A atitude dos Bolsonaros, que vivem ilegitimamente no Palácio, em relação à condenação da obra, pois é disso que se trata, não é naturalmente uma questão de preferência estética ou qualquer tecnicidade relativa a preservação da obra de arte, como alegou o governo, mas uma questão política da maior importância.

Trata-se de uma investida contra a cultura nacional, a cultura popular em especial e a elementos próprios da identidade nacional, fora o cunho claramente racista desta atitude, cujo sentido é atingir a comunidade negra do País e seu imenso legado para a conformação da cultura brasileira.

Djanira Mattos e Silva foi uma artista modernista que retratava em sua obra a vida do povo, o trabalho, as festas populares, a religiosidade, além do tema sacro que marca sua carreira.

O escritor Jorge Amado, de quem a pintora foi amiga, escreveu sobre sua obra, para o catálogo de uma exposição em 1958, as seguintes considerações: “Sendo um dos grandes pintores de nossa terra, ela é mais que isso, é a própria terra, o chão onde crescem as plantações, o terreiro da macumba, as máquinas de fiação, o homem resistindo à miséria.
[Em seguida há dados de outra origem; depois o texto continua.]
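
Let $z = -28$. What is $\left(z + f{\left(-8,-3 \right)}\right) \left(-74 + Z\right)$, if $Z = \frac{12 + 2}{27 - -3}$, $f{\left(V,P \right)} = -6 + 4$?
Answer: $2206$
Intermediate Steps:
$f{\left(V,P \right)} = -2$
$Z = \frac{7}{15}$ ($Z = \frac{14}{27 + 3} = \frac{14}{30} = 14 \cdot \frac{1}{30} = \frac{7}{15} \approx 0.46667$)
$\left(z + f{\left(-8,-3 \right)}\right) \left(-74 + Z\right) = \left(-28 - 2\right) \left(-74 + \frac{7}{15}\right) = \left(-30\right) \left(- \frac{1103}{15}\right) = 2206$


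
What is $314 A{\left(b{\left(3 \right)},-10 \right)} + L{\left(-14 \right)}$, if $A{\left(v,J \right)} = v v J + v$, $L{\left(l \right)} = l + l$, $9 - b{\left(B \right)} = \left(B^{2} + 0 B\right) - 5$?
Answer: $-76958$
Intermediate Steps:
$b{\left(B \right)} = 14 - B^{2}$ ($b{\left(B \right)} = 9 - \left(\left(B^{2} + 0 B\right) - 5\right) = 9 - \left(\left(B^{2} + 0\right) - 5\right) = 9 - \left(B^{2} - 5\right) = 9 - \left(-5 + B^{2}\right) = 14 - B^{2}$)
$L{\left(l \right)} = 2 l$
$A{\left(v,J \right)} = v + J v^{2}$ ($A{\left(v,J \right)} = v^{2} J + v = J v^{2} + v = v + J v^{2}$)
$314 A{\left(b{\left(3 \right)},-10 \right)} + L{\left(-14 \right)} = 314 \left(14 - 3^{2}\right) \left(1 - 10 \left(14 - 3^{2}\right)\right) + 2 \left(-14\right) = 314 \left(14 - 9\right) \left(1 - 10 \left(14 - 9\right)\right) - 28 = 314 \cdot 5 \left(1 - 50\right) - 28 = 314 \cdot 5 \left(-49\right) - 28 = 314 \left(-245\right) - 28 = -76930 - 28 = -76958$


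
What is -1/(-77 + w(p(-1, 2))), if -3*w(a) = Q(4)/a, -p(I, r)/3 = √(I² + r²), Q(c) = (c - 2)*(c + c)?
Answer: 31185/2400989 + 144*√5/2400989 ≈ 0.013122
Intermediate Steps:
Q(c) = 2*c*(-2 + c) (Q(c) = (-2 + c)*(2*c) = 2*c*(-2 + c))
p(I, r) = -3*√(I² + r²)
w(a) = -16/(3*a) (w(a) = -2*4*(-2 + 4)/(3*a) = -2*4*2/(3*a) = -16/(3*a))
-1/(-77 + w(p(-1, 2))) = -1/(-77 - 16*(-1/(3*√((-1)² + 2²)))/3) = -1/(-77 - 16*(-1/(3*√(1 + 4)))/3) = -1/(-77 - 16*(-√5/15)/3) = -1/(-77 - (-16)*√5/45) = -1/(-77 + 16*√5/45)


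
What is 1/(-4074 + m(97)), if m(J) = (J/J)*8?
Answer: -1/4066 ≈ -0.00024594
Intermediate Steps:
m(J) = 8 (m(J) = 1*8 = 8)
1/(-4074 + m(97)) = 1/(-4074 + 8) = 1/(-4066) = -1/4066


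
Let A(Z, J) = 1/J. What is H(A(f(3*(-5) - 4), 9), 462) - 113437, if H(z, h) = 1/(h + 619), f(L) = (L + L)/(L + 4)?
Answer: -122625396/1081 ≈ -1.1344e+5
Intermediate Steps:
f(L) = 2*L/(4 + L) (f(L) = (2*L)/(4 + L) = 2*L/(4 + L))
H(z, h) = 1/(619 + h)
H(A(f(3*(-5) - 4), 9), 462) - 113437 = 1/(619 + 462) - 113437 = 1/1081 - 113437 = -122625396/1081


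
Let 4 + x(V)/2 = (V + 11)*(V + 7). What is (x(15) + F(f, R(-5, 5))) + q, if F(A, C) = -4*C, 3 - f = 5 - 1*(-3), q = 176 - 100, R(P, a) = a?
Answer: 1192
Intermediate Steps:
x(V) = -8 + 2*(7 + V)*(11 + V) (x(V) = -8 + 2*((V + 11)*(V + 7)) = -8 + 2*((11 + V)*(7 + V)) = -8 + 2*((7 + V)*(11 + V)) = -8 + 2*(7 + V)*(11 + V))
q = 76
f = -5 (f = 3 - (5 - 1*(-3)) = 3 - (5 + 3) = 3 - 1*8 = 3 - 8 = -5)
(x(15) + F(f, R(-5, 5))) + q = ((146 + 2*15**2 + 36*15) - 4*5) + 76 = ((146 + 2*225 + 540) - 20) + 76 = ((146 + 450 + 540) - 20) + 76 = (1136 - 20) + 76 = 1116 + 76 = 1192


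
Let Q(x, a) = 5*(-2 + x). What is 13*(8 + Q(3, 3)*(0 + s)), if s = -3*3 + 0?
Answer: -481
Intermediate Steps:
s = -9 (s = -9 + 0 = -9)
Q(x, a) = -10 + 5*x
13*(8 + Q(3, 3)*(0 + s)) = 13*(8 + (-10 + 5*3)*(0 - 9)) = 13*(8 + (-10 + 15)*(-9)) = 13*(8 + 5*(-9)) = 13*(8 - 45) = 13*(-37) = -481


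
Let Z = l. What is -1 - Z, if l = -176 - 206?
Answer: 381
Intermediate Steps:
l = -382
Z = -382
-1 - Z = -1 - 1*(-382) = -1 + 382 = 381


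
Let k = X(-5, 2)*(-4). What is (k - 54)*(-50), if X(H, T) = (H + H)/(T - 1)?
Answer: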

Cada uma de suas telas é um pouco do Brasil. No dia que se escrever a história da arte brasileira, vai-se dizer de Djanira que sua pintura nasceu do povo, cresceu com ele, com ele se tornou poderosa e densa de drama e de pura alegria”.

Não é propriamente contra a artista que se voltam os Bolsonaros, mas contra o povo brasileiro e sua cultura, não somente contra o negro e sua religião, o é também, mas contra a cultura popular nacional, contra a identidade nacional que se expressa na cultura comum. É uma política fascista, a de considerar inadequada, degenerada, a expressão cultural do grupo a qual se quer atacar, dominar.

É o colonialismo, o apagamento de uma cultura e a imposição de outra, alienígena, no caso de Bolsonaro um representante direto dos interesses norte-americanos que aliás nem mesmo tenta esconder, como meio de dominação, de atingir a personalidade de um povo, seu amor-próprio. O poeta antilhano, Aimé Césaire, escreveu sobre o colonialismo: “Eu, eu falo das sociedades esvaziadas de si próprias, de culturas espezinhadas, de instituições minadas, de terras confiscadas, de religiões assassinadas, de magnificência artística aniquilada de extraordinárias possibilidades suprimidas”.

O ataque econômico, político e repressivo do governo de traidores da Pátria, o que um crime segundo qualquer legislação, vem sempre acompanhado do ataque a cultura, ao espirito nacional. Esse é o sentido da extrema-direita menosprezar a cultura e o povo brasileiro e impulsionar essa ideologia de desprezo, esse também é o sentido da política “cultural” do governo.

Um ataque que começa com a tentativa de desqualificação da matriz africana de nossa cultura nacional, que é também um elemento de afirmação da opressão racial, que se estende a cultura popular do nordeste, a cultura operária, etc,. ao mesmo tempo a exaltação de tudo o que é próprio da dominação imperialismo, de tudo que é inautêntico, fruto apenas da intervenção do dinheiro, ou seja, condena-se tudo que é belo, bom e exalta-se tudo que é podre e torpe.

O governo Bolsonaro mostra-se a cada passo que é preposto do imperialismo com o objetivo de submeter o país ao imperialismo como se fossemos uma colônia, ao mesmo tempo tenta submeter o povo a um regime análogo a escravidão, atacando duramente os direitos sindicais e políticos. Para defender a cultura nacional, a expressão cultural do negro e de todos os setores que a conformaram é preciso por abaixo governo de ignorantes e bárbaros, inimigos do povo e da cultura brasileira, uma das mais ricas e importantes do mundo.